“Empathy fuels connection, sympathy drives disconnection” -Brené Brown
Teachers, just in case you’ve forgotten, this is the third school year to have altered what education looks like in your classroom. Regardless of what age you teach, your students haven’t experienced a normal school year for some time now. Our students have had varying degrees of online education, struggled to make conversation with their peers while wearing masks and perhaps even missed school because they, or someone they came into contact with, contracted Covid. Whichever of these you and your students have struggled with, the social experience that typically comes with education looks so incredibly different from what it used to be. There has never been a time more suited for teaching empathy in our classrooms to help give our students the tools to support and connect with each other.
Warm Up to Empathy
Ask your students to imagine a time when they were having a tough day or were going through a challenging moment in their lives. Follow up that visualization with two questions: 1) What are the things people say to us in these moments that are helpful and make us feel supported? and 2) What are the things people say to us in these moments that are not helpful, maybe even cause pain? Collect the answers, maybe have students write them on the whiteboard or use mentimeter.com to collect their responses. Ask students to elaborate on each category, following up with “When someone says ___ to you, how does that make you feel?” Maybe even using the emotion wheel discussed in a previous article.
I’ll stop right now and say that if you haven’t seen this RSA short video taken from a segment of a lecture Brené Brown gave, please stop reading and watch. This video outlines the important distinction between sympathy and empathy and just how much more connection is created when we give an empathetic response to someone’s pain. Show this to your students and afterwards go back to their responses, they will easily be able to identify many of their examples as either sympathetic or empathetic.
Practice Makes Progress
Now that students are a little more fluent in the difference between sympathy and empathy, time to practice empathetic responses and what it might look like in their daily lives as students. In the video above Dr. Brown mentions Theresa Wiseman’s four components to expressing empathy:
Staying out of judgement
Recognizing emotions in others
Communicating that emotion to them
Here is a scenario you can give to your students to practice what each of these steps looks like in practice (or what the opposite of each might look like):
At lunch you notice a friend of yours who you’re not super close with sitting alone, the friends she typically sits with are at a different table. While they appear normal, even laughing with one another, you notice your friend slumped over, head buried in her hands with her lunch pushed to the side. You decide to sit next to her and ask ‘is everything ok?’

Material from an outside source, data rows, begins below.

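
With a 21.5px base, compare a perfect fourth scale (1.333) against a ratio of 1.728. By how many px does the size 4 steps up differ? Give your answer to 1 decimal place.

Perfect fourth: 21.5 × 1.333⁴ = 67.883px
At 1.728: 21.5 × 1.728⁴ = 191.696px
Difference: 191.696 − 67.883 = 123.813px

123.8px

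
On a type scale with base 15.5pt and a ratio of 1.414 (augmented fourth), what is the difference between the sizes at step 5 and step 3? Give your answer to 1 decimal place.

43.8pt

Step 3: 15.5 × 1.414³ = 43.821pt
Step 5: 15.5 × 1.414⁵ = 87.615pt
Difference: 87.615 − 43.821 = 43.794pt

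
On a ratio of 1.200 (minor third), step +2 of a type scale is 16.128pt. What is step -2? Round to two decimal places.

7.78pt

16.128 ÷ 1.200⁴ = 16.128 ÷ 2.07360 ≈ 7.778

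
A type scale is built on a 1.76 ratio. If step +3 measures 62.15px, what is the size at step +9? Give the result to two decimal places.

1847.21px

62.15 × 1.76⁶ = 62.15 × 29.72186 ≈ 1847.214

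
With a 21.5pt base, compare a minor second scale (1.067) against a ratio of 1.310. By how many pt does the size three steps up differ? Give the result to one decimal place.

22.2pt

Minor second: 21.5 × 1.067³ = 26.118pt
At 1.310: 21.5 × 1.310³ = 48.334pt
Difference: 48.334 − 26.118 = 22.216pt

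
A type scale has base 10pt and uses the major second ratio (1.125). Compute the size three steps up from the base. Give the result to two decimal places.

14.24pt

10.0 × 1.125³ = 10.0 × 1.42383 ≈ 14.24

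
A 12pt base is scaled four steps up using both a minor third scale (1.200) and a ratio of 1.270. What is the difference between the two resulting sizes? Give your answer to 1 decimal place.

Minor third: 12.0 × 1.200⁴ = 24.883pt
At 1.270: 12.0 × 1.270⁴ = 31.217pt
Difference: 31.217 − 24.883 = 6.334pt

6.3pt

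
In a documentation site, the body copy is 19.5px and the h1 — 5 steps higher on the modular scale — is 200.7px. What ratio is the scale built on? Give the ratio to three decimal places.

The ratio satisfies 19.5 × r⁵ = 200.7, so r = (200.7 / 19.5)^(1/5).
r = 10.2923^(1/5) ≈ 1.5941

1.594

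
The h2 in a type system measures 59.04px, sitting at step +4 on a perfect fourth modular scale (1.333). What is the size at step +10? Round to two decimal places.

331.23px

Moving from step +4 to step +10 is 6 steps up, so multiply by r⁶.
59.04 × 1.333⁶ = 59.04 × 5.61023 ≈ 331.228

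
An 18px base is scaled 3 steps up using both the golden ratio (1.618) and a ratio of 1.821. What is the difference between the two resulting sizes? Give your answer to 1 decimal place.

Golden ratio: 18.0 × 1.618³ = 76.244px
At 1.821: 18.0 × 1.821³ = 108.693px
Difference: 108.693 − 76.244 = 32.449px

32.4px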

Ask your students first what a sympathetic response might look like and how it might feel if they were in that position to receive that response. Then walk through Teresa Wiseman’s attributes of empathy:
How can you take your friend’s perspective? What would you need to do in order to understand her perspective?
What might you need to do to stay out of judgement as she responds to you? On the flipside, how might it be easy to jump to conclusions?
What emotions might she be feeling? What might tip you off to the emotions she might be feeling?
How can you communicate to your friend that you are concerned about her based on the emotions you notice? How can you do this carefully just in case you read the wrong emotions from your friend?
Granted, your school’s lunch environment might not allow for the scenario above to actually happen, but trust me, your students can relate. An important thing to remember about empathy is that you don’t need to have experienced the situation of being left out of a friend group at lunch to express empathy. Your students know what it feels like to feel lonely and the desire to be a part of a group. It is from drawing on these past experiences and emotions that you can express empathy, but warn your students that this can easily pollute empathy by reaching out to someone, placing yourself in a memory of isolation, and making the moment more about your past pain than the present pain of whoever you’re reaching out to. Then you’ve only furthered the disconnection they are feeling.
Our schools, classrooms, and lessons have changed in many ways since the pandemic began. As we endure many of the changes we can’t control, we can shape how students connect with each other for the better by teaching what empathy is and the tangible steps for what it looks like in practice. What education will look like next month or next year is still unknown but if our students can meet it with the tools to effectively connect with one another, they will be better able to navigate it knowing that they have each other to support them through it.